Biomarkers of myocardial stress and fibrosis as predictors of mode of death in patients with chronic heart failure

Abstract

Objectives: The aim of this study was to determine whether biomarkers of myocardial stress and fibrosis improve prediction of the mode of death in patients with chronic heart failure.

Background: The 2 most common modes of death in patients with chronic heart failure are pump failure and sudden cardiac death. Prediction of the mode of death may facilitate treatment decisions. The relationship between amino-terminal pro-brain natriuretic peptide (NT-proBNP), galectin-3, and ST2, biomarkers that reflect different pathogenic pathways in heart failure (myocardial stress and fibrosis), and mode of death is unknown.

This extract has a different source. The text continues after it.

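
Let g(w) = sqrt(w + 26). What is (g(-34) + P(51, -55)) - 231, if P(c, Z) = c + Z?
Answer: -235 + 2*I*sqrt(2) ≈ -235.0 + 2.8284*I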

Methods: HF-ACTION (Heart Failure: A Controlled Trial Investigating Outcomes of Exercise Training) was a randomized controlled trial of exercise training versus usual care in patients with chronic heart failure due to left ventricular systolic dysfunction (left ventricular ejection fraction ≤35%). An independent clinical events committee prospectively adjudicated mode of death. NT-proBNP, galectin-3, and ST2 levels were assessed at baseline in 813 subjects. Associations between biomarkers and mode of death were assessed using cause-specific Cox proportional hazards modeling, and interaction testing was used to measure differential associations between biomarkers and pump failure versus sudden cardiac death. Discrimination and risk reclassification metrics were used to assess the added value of galectin-3 and ST2 in predicting mode of death risk beyond a clinical model that included NT-proBNP.

Results: After a median follow-up period of 2.5 years, there were 155 deaths: 49 from pump failure, 42 from sudden cardiac death, and 64 from other causes. Elevations in all biomarkers were associated with increased risk for both pump failure and sudden cardiac death in both adjusted and unadjusted analyses. In each case, increases in the biomarker had a stronger association with pump failure than sudden cardiac death, but this relationship was attenuated after adjustment for clinical risk factors. Clinical variables along with NT-proBNP levels were stronger predictors of pump failure (C statistic: 0.87) than sudden cardiac death (C statistic: 0.73). Addition of ST2 and galectin-3 led to improved net risk classification of 11% for sudden cardiac death, but not pump failure.

Conclusions: Clinical predictors along with NT-proBNP levels were strong predictors of pump failure risk, with insignificant incremental contributions of ST2 and galectin-3. Predictability of sudden cardiac death risk was less robust and enhanced by information provided by novel biomarkers.

Keywords: biomarker; heart failure; mode of death; prognosis.

Figure 1. Kaplan-Meier Cause-Specific Survival Curves

The cumulative probability of events according to mode of death. Pump failure death was most common (N=49), followed by sudden cardiac death (N=42). 36 patients died from other cardiac causes (CVA, cardiac procedure-related, fatal myocardial infarction, or unknown), and 28 from non-cardiac causes.

Figure 2. Cumulative Incidence of Sudden Cardiac Death, Pump Failure, and Non-Cardiovascular Death According to Levels of Biomarkers

The cumulative incidence functions of adverse outcomes according to above versus below median biomarker level groups. Incidence of non-cardiovascular death was equivalent between patient groups. Patients with more than the medial level of all three biomarkers had a significantly greater incidence of pump failure (P<0.001, all). Incidence of sudden cardiac death was significantly greater in those with more than median levels of galectin-3 (P<0.01) and NT-proBNP (P=0.05), and of borderline significance in case of ST2 (P=0.06).

Figure 3. Reclassification of 4 Year Predictive Probabilities of Pump Failure with Addition of Novel Biomarkers

Graphic representation of reclassification across low and high risk of pump failure and change in predicted probabilities with addition of galectin-3 and ST2 to Clinical model + NT-proBNP in entire cohort (top panel), cases (middle panel), and controls (bottom panel). Overlapping shading in risk categories represents the number of patients reclassified with addition of galectin-3 (left column), ST2 (middle column), and ST2+galectin-3 (right column). For example, among all patients (top panel), the addition of galectin-3 (left most column) moved 23 low risk patients into the high risk category, and 25 high risk patients to the low risk category.

Figure 4. Reclassification of 4 Year Predictive Probabilities of Sudden Cardiac Death with Addition of Novel Biomarkers

Graphic representation of reclassification across low and high risk of sudden cardiac death and change in predicted probabilities with addition of galectin-3 and ST2 to Clinical model + NT-proBNP in entire cohort (top panel), cases (middle panel), and controls (bottom panel). Overlapping shading in risk categories represents the number of patients reclassified with addition of galectin-3 (left column), ST2 (middle column), and ST2+galectin-3 (right column). For example, among all patients (top panel), the addition of galectin-3+ST2 (right most column) moved 38 low risk patients into the high risk category, and 51 high risk patients to the low risk category.